5 Hot Books: Genocide in WW II Ukraine, When Will We Die? and More


1. The Wizard and the Prophet: Two Remarkable Scientists and Their Dueling Visions to Shape Tomorrow’s World by Charles C. Mann (Knopf)

In his engrossing new book, Mann brilliantly profiles two men – a Nobel Prize-winning agronomist and a prominent ornithologist – who were barely acquainted but were largely “responsible for the creation of the basic intellectual blueprints that institutions around the world use today for understanding our environmental dilemmas.” Their views were contradictory: One believed in vastly increasing food production, and the other was concerned about overpopulation.  In this ambitious dual biography, Mann – a master of narrative history, which he demonstrated in his earlier histories 1491 and 1493 – sees these 20th-century scientists as advancing conflicting ideas between growth and conservation that are resonant today. 

2. Anatomy of a Genocide: The Life and Death of a Town Called Buczacz by Omer Bartov (Simon & Schuster)

In this fascinating and tragic tale, Bartov focuses on how the East Galician town of Buczacz – today part of Ukraine – was transformed from a site of coexistence, where Poles, Ukrainians, and Jews had lived together peacefully for centuries, into a site of genocide during World War II. Bartov, a history professor at Brown University, journeyed to the archives in Buczacz, where his mother was raised, and uncovered first-person accounts of the communal violence that took place after the Germans conquered the region. In his detailed and painful account, Bartov explains how the Nazis incrementally wiped out the entire Jewish population of Buczacz and, with Ukrainians, eliminated Polish people from the region. This resonant and cautionary history demonstrates how the peace was incrementally disrupted, as rage accumulated and neighbors and friends felt pitted against one another.
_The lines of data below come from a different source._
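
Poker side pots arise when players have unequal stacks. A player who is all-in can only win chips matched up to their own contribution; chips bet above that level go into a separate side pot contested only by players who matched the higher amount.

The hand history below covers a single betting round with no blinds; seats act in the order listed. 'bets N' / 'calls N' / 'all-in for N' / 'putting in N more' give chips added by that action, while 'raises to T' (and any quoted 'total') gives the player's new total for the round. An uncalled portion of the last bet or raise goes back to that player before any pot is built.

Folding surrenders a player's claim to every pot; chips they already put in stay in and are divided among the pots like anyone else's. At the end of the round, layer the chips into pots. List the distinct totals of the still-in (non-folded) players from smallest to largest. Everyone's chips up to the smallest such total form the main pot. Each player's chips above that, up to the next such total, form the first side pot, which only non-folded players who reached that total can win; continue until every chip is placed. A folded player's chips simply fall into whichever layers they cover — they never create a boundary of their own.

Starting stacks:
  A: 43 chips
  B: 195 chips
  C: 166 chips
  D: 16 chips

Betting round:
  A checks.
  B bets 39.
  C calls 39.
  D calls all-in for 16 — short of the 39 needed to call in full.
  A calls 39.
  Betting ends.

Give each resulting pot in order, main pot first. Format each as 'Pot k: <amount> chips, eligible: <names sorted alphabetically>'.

Pot 1: 64 chips, eligible: A, B, C, D
Pot 2: 69 chips, eligible: A, B, C

Derivation:
Contributions: A=39, B=39, C=39, D=16
Pot levels (distinct totals of non-folded players): 16, 39
Layer 1-16: 16 each from A, B, C, D = 16*4 = 64 chips; eligible A, B, C, D
Layer 17-39: 23 each from A, B, C = 23*3 = 69 chips; eligible A, B, C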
3. The Immortalists by Chloe Benjamin (Putnam)

A traveling psychic tells each of the Gold family’s four siblings – impressionable adolescents – the day on which they will die, and from this fascinating premise, Benjamin has created a smart novel about fate and prophecy. While these siblings may not be convinced of the veracity of the fortuneteller’s forecast in 1969 on New York’s Lower East Side, their lives are shaped by her pronouncement as they fan across the country and try to find a place in the world in the decades that follow. Benjamin artfully traces the arcs of their lives in this suspenseful and ingeniously plotted novel with a resonance that has led it to the best-seller lists.

4. Our Lady of the Prairie by Thisbe Nissen (Houghton Mifflin Harcourt)

The Bridges of Madison County cast midlife romance in the heartland in a sepia hue, and now there’s a retort in the form of Nissen’s sharp, smart, generous novel. Against the backdrop of the Bush-Kerry election campaign, 50-year-old professor Phillipa’s marriage is falling apart, she falls passionately in love with a man she first mistakes for actor Ed Harris, and her once bulimic, addicted, and unstable daughter is finally straightening out and is set to marry a young Amish man whose parents were killed when their buggy was hit by an SUV. A tornado warning threatens the wedding ceremony, and the storm is a metaphor for the destabilization of the charming – but quirky – characters Nissen lovingly renders.

5. Uneasy Peace: The Great Crime Decline, the Renewal of City Life, and the Next War on Violence by Patrick Sharkey (W.W. Norton)

New York University sociologist Sharkey argues that cities have been attracting residents since the 1990s, largely because urban crime has dwindled. Armed with statistical studies, Sharkey contends that cities are safer not only because community leaders and residents have become more active and vigilant, but also because intensive policing, aggressive prosecution, and higher rates of incarceration have reduced crime. In his fascinating and provocative book, Sharkey contends that schools are safer and the life expectancy of black men has risen, but that local news reporting focuses so much on crime that citizens are not presented with the data to understand the dramatic improvements in urban life.